DeBlasio Dan, Kececioglu John
Department of Computer Science, The University of Arizona, Tucson, AZ 85721 USA.
Computational Biology Department, Carnegie Mellon University, Pittsburgh, PA 15213 USA.
Algorithms Mol Biol. 2017 Apr 19;12:11. doi: 10.1186/s13015-017-0102-3. eCollection 2017.
In a computed protein multiple sequence alignment, the of a column is the fraction of its substitutions that are in so-called core columns of the gold-standard reference alignment of its proteins. In benchmark suites of protein reference alignments, the core columns of the reference alignment are those that can be confidently labeled as correct, usually due to all residues in the column being sufficiently close in the spatial superposition of the known three-dimensional structures of the proteins. Typically the accuracy of a protein multiple sequence alignment that has been computed for a benchmark is only measured with respect to the core columns of the reference alignment. When computing an alignment in practice, however, a reference alignment is not known, so the coreness of its columns can only be predicted.

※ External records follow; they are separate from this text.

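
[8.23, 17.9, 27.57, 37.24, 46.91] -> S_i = 8.23 + 9.67*i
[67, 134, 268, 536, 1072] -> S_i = 67*2^i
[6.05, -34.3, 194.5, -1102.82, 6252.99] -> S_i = 6.05*(-5.67)^i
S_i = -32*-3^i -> [-32, 96, -288, 864, -2592]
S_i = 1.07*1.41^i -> [1.07, 1.51, 2.13, 3.0, 4.23]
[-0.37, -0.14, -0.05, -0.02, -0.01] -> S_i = -0.37*0.37^i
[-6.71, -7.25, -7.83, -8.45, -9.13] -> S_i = -6.71*1.08^i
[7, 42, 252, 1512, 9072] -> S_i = 7*6^i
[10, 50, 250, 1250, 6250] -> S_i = 10*5^i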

We develop for the first time a of column coreness for protein multiple sequence alignments. This allows us to predict which columns of a computed alignment are core, and hence better estimate the alignment's accuracy. Our approach to predicting coreness is similar to nearest-neighbor classification from machine learning, except we transform nearest-neighbor distances into a coreness prediction via a regression function, and we learn an appropriate distance function through a new optimization formulation that solves a large-scale linear programming problem. We apply our coreness predictor to , the task of choosing parameter values for an aligner's scoring function to obtain a more accurate alignment of a specific set of sequences. We show that for this task, our predictor strongly outperforms other column-confidence estimators from the literature, and affords a substantial boost in alignment accuracy.
在计算得到的蛋白质多序列比对中,某一列的核心度是该列中替换位点在其蛋白质的金标准参考比对的所谓核心列中的占比。在蛋白质参考比对的基准测试集中,参考比对的核心列是那些能够被可靠地标记为正确的列,这通常是由于该列中的所有残基在蛋白质已知三维结构的空间叠加中足够接近。通常,针对基准测试计算得到的蛋白质多序列比对的准确性仅相对于参考比对的核心列进行衡量。然而,在实际计算比对时,参考比对是未知的,因此只能预测其列的核心度。
我们首次开发了一种用于蛋白质多序列比对的列核心度预测方法。这使我们能够预测计算得到的比对中哪些列是核心列,从而更好地估计比对的准确性。我们预测核心度的方法类似于机器学习中的最近邻分类,不同之处在于我们通过回归函数将最近邻距离转换为核心度预测,并且我们通过解决大规模线性规划问题的新优化公式来学习合适的距离函数。我们将核心度预测器应用于为比对器的评分函数选择参数值以获得特定序列集更准确比对的任务。我们表明,对于此任务,我们的预测器明显优于文献中的其他列置信度估计器,并能大幅提高比对准确性。